In the brewery bathroom with 2 of my 3 kids. My 1st born is taking a number 2. Outside I hear. Who locks a public bathroom door? I reply. I got 2 kids in here. Take your Michael Jackson appreciation party someplace else

My daughter’s hilarious Mermaid deformity theory.
Mermaids are deformed and not fully developed women from head to toe because they ate too much seafood when they were pregnant. F you Louie CK. You wish your daughter was this hilarious. You to Rock.

Int. Used Book Shop
4 Year Old Son
Daddy, can you grab that book for me?
Stay At Home Comedian Dad
For Mr. Fantastic it wouldn’t be a stretch.
The puns just keeping pouring out of me today kiddo.

Texting funny to my friend.
Very proud of your sobriety bud. Natalia is taking the kids to the Bronx Zoo soon. I’ll be free to talk after I jerk off to mounting Pam Grier in Zebra print lingerie as an oversexed Zoologist.

What else are you banned from Daddy?
Besides the salon for my Hillary jokes. I got banned from the Comedy Cellar for going long because I was off to a strong start for once and invited my own caravan to attend.

I’m not 100% gay. I just never wanted to want to bang my wife too much. 3 kids later or not. What are my options now? Bang a German hooker the 1 time I had my wife agree to before we got married? Wear 5 condoms to extend my time in my occupied territory indefinitely?

INT. Coffee Shop
Older Woman
Your baby is the Gerber Baby come to life.
Stay At Home Comedian
Thank God I didn’t knock up Kathy Griffin instead.
Lately she looks like Clifford and Trans Chucky had a baby.

Int. Record Shop
Stay At Home Comedian Dad
Simply Red. Just the shot of testosterone I was looking for.
You don’t find that funny, UB40? At least the owner did to confirm my raging inferno inside.

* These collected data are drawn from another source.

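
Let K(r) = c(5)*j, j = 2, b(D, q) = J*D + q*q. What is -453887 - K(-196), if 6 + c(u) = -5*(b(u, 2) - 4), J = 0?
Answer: -453875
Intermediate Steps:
b(D, q) = q² (b(D, q) = 0*D + q*q = 0 + q² = q²)
c(u) = -6 (c(u) = -6 - 5*(2² - 4) = -6 - 5*(4 - 4) = -6 - 5*0 = -6 + 0 = -6)
K(r) = -12 (K(r) = -6*2 = -12)
-453887 - K(-196) = -453887 - 1*(-12) = -453887 + 12 = -453875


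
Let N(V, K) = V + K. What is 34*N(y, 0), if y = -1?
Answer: -34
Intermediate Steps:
N(V, K) = K + V
34*N(y, 0) = 34*(0 - 1) = 34*(-1) = -34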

Give my baby boy a pretend jump back breaker in the elevator. Wife freaks out in disgust despite my baby boy’s shrieks of pure, flowing joy. You’re going to make the elevator jam. Wife shrieks knowing her precious boy is never this loosey goosey in her arms.

INT. Brewery
Fish and Chips arrive as 1 plop of fried fish and fries on my plate.
Stay At Home Comedian Dad
My fried fish looks like a Knish.
Waiter laughs.
Now, my Limey Aussie wife is going to tell me I’m being too difficult.

INT. Bagel Store
Old Recruiter Bud
I got into sales leadership.
Now, I mange a sales team for a literacy technology company.
Stay At Home Comedian Dad
Kids use your platform to start off reading USA today in class instead of Sheraton Inn lobbies.

I hate Pizza tossers who tense around my beautiful offspring in their mediocre NY pizzerias. Your vodka sauce looks like brownish shit. Your marinara sauce is serviceable at best. And your Pinocchio nose looks like it got caught in a wood chipper Luigi.

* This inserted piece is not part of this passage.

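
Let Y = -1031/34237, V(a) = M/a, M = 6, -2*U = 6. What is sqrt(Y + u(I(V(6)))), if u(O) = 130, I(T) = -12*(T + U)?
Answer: sqrt(152347083623)/34237 ≈ 11.400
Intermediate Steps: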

Loved Joan Rivers on Fashion Police. Her story about Lenny Bruce saying they’re wrong, keeping her going after bombing for 2 weeks in a row was very inspiring for me. Still, her greatest hits on Spotify make Rodney feel the like classier, smarter, funnier act, sorry.
Madison Avenue is dead.
Some moron erects a billboard with KP and Durant saying “Make The Knicks Great Again.” Are you kidding me? Durant hates pushy, Jewy NY reporters more than 25 pound Kettle bell curls. Use your head morons.

Got the No Respect Rodney record on Vinyl today. Rodney was 43 when it came out. Which explains why my 3 kids to his 2 at 42 for me has produced such pressure packed gemry. Knowing I never had a lucrative paint sales career to fall back on in the 1st place.